Morning Fizz

Morning Fizz: Casting Himself as the Anti-McGinn

Caffeinated News & Gossip

By Morning Fizz July 24, 2013

1. Fizz is still waiting to hear back from Mayor Mike McGinn: Why, if you're so opposed to Whole Foods paying its workers an average of $16 an hour, are you OK with the fact that the city pays some of its workers just above minimum wage? (The McGinn campaign says the mayor objects to the fact that Whole Foods doesn't pay health benefits, and McGinn consultant John Wyble has said the mayor will get back to us with more specifics.)
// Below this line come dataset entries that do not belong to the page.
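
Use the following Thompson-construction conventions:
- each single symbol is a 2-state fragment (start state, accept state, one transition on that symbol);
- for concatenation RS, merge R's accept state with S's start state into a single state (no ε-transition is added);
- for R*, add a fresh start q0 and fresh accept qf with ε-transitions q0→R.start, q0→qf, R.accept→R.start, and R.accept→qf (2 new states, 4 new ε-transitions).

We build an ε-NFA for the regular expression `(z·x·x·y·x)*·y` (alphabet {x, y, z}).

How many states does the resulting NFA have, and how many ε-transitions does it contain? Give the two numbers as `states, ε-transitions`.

By structural recursion:
Each of the 6 symbol leaves contributes 2 states and 0 ε-transitions.
  z·x·x·y·x → 6 states, 0 ε-transitions
  (z·x·x·y·x)* → 8 states, 4 ε-transitions
  (z·x·x·y·x)*·y → 9 states, 4 ε-transitions

9, 4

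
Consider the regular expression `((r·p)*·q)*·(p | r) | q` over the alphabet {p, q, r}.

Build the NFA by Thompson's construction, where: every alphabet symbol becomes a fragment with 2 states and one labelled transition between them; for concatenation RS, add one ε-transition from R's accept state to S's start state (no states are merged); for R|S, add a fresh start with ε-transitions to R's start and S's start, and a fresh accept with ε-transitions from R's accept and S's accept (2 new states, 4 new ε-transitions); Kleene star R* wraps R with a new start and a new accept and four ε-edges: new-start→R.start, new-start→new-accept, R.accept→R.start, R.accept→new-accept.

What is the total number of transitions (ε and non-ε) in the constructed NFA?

25

Building bottom-up:
Each of the 6 symbol leaves contributes 1 transition (1 symbol, 0 ε).
  r·p → 3 transitions (2 symbol, 1 ε)
  (r·p)* → 7 transitions (2 symbol, 5 ε)
  (r·p)*·q → 9 transitions (3 symbol, 6 ε)
  ((r·p)*·q)* → 13 transitions (3 symbol, 10 ε)
  p | r → 6 transitions (2 symbol, 4 ε)
  ((r·p)*·q)*·(p | r) → 20 transitions (5 symbol, 15 ε)
  ((r·p)*·q)*·(p | r) | q → 25 transitions (6 symbol, 19 ε)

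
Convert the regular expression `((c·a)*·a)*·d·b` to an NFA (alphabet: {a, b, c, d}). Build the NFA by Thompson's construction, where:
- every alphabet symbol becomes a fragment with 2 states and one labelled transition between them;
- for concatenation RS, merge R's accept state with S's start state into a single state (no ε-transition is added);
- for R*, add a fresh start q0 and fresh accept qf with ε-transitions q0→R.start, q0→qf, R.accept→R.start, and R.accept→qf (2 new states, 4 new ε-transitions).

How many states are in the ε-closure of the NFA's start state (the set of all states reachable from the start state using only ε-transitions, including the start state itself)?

5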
In the meantime we checked out lbloom.net, which catalogues public employees' salaries. As of 2011, they report, nearly 700 city employees made less than $33,592 a year—the amount an employee would make working 40 hours a week for $16.15 an hour, which Whole Foods says is its average non-managerial wage. While many of those workers (perhaps half, based on the fact that they make under $25,000) are clearly part-time, a substantial number aren't—and it's worth noting that one of McGinn's objections to the Whole Foods project is that the company relies on part-time workers, a claim that could also be made of the city. 

According to the city's job pay scale, around 30 job grades start out at a pay rate of less than $16.15 an hour.  
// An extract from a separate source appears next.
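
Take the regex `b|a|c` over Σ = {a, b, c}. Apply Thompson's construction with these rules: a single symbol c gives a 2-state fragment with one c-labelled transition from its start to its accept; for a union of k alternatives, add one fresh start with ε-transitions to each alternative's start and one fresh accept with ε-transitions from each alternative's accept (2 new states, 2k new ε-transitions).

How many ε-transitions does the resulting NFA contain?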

2. During a candidate forum sponsored by Microsoft yesterday, mayoral candidate Peter Steinbrueck was the only candidate to hold up a sign (during the obligatory "lightning round") saying he thought transit programs should have to be approved by voters. 
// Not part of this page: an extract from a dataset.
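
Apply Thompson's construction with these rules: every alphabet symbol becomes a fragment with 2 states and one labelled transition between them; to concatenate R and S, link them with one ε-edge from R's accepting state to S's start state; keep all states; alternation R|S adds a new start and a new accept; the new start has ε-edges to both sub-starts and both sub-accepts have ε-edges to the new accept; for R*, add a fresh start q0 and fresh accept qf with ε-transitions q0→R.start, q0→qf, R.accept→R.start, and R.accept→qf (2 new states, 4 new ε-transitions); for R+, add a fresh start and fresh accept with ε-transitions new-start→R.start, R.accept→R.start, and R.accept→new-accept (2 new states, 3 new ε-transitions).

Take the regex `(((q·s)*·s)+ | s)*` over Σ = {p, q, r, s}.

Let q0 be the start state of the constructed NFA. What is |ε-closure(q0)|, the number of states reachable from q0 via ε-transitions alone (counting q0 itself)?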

Contacted after the event, however, Steinbrueck said he was "still trying to figure out what red and green meant, because they weren't marked [yes or no] on the cards," and added that he thinks "any and all means of funding transit, given the crisis, is called for, and if it takes a voter-approved package, I would support that." If the state legislature doesn't give King County the authority to ask voters for more money, Metro riders face a 17 percent cut to service.

3. Speaking of Steinbrueck, he has found a hot issue to spar with McGinn on as a way to turn the race into a Steinbrueck v. McGinn contest as opposed to the Murray v. McGinn contest that the latest polling had set up less than a week ago.

It started out as a PubliCola "One Question" for the candidates about McGinn's objection to granting Whole Foods an alley vacation for its West Seattle project. (McGinn frowns on Whole Foods' non-union policy.) Steinbrueck accused McGinn of "an abuse of the city’s regulatory functions."

And he went on: "There is a process for alley vacations and it has nothing to do with prevailing wage rates. It's perfectly legitimate for the mayor to speak out personally on his views on social goals and social justice such as living wages and housing affordability, but ... the regulatory system does not exist to be used as a tool to advance certain social goals. ... All I’m saying is that the regulatory frameworks should not be used manipulatively and in fact I think it’s illegal."

Murray, meanwhile, told us he was still thinking about the issue.

And while Murray was still thinking about it, the Seattle Times' Danny Westneat, who wrote about the Whole Foods issue last weekend,  picked up on Steinbrueck's charged comments for a follow-up story late yesterday, writing: "A few campaigns did whisper that McGinn was only bucking for the grocery-store union endorsement, which he got. But Steinbrueck, alone, came out blazing publicly about it."

Westneat goes on to give Steinbrueck the mike. And he takes it. Westneat writes:

He called McGinn a hypocrite for not making these same economic-justice points when pushing through a major rezone in South Lake Unionthat greatly benefited Vulcan and the nonunion Amazon.

“It’s only Whole Foods that gets this scrutiny?” Steinbrueck said. “Why is that?”

Steinbrueck also questioned the larger livable-wage movement, saying the unions are rashly using the mayor’s race to “turn Seattle into a national battleground.”

Wages can’t be raised this much by government fiat without “us first having a much broader discussion, which has to include bringing businesses to the table,” he said. “It’s completely presumptuous to say we should jump all the way up to $15 an hour for the minimum wage.”

At an SEIU forum earlier this year, Steinbrueck said he agreed with the idea of a $15 minimum wage but believed it should be "phased in" over time. 

Steinbrueck also, Fizz thinks, has taken the mike away from the other candidates, particularly supposed frontrunner Murray, seizing on an opportunity in the runup to the election to cast himself as the anti-McGinn.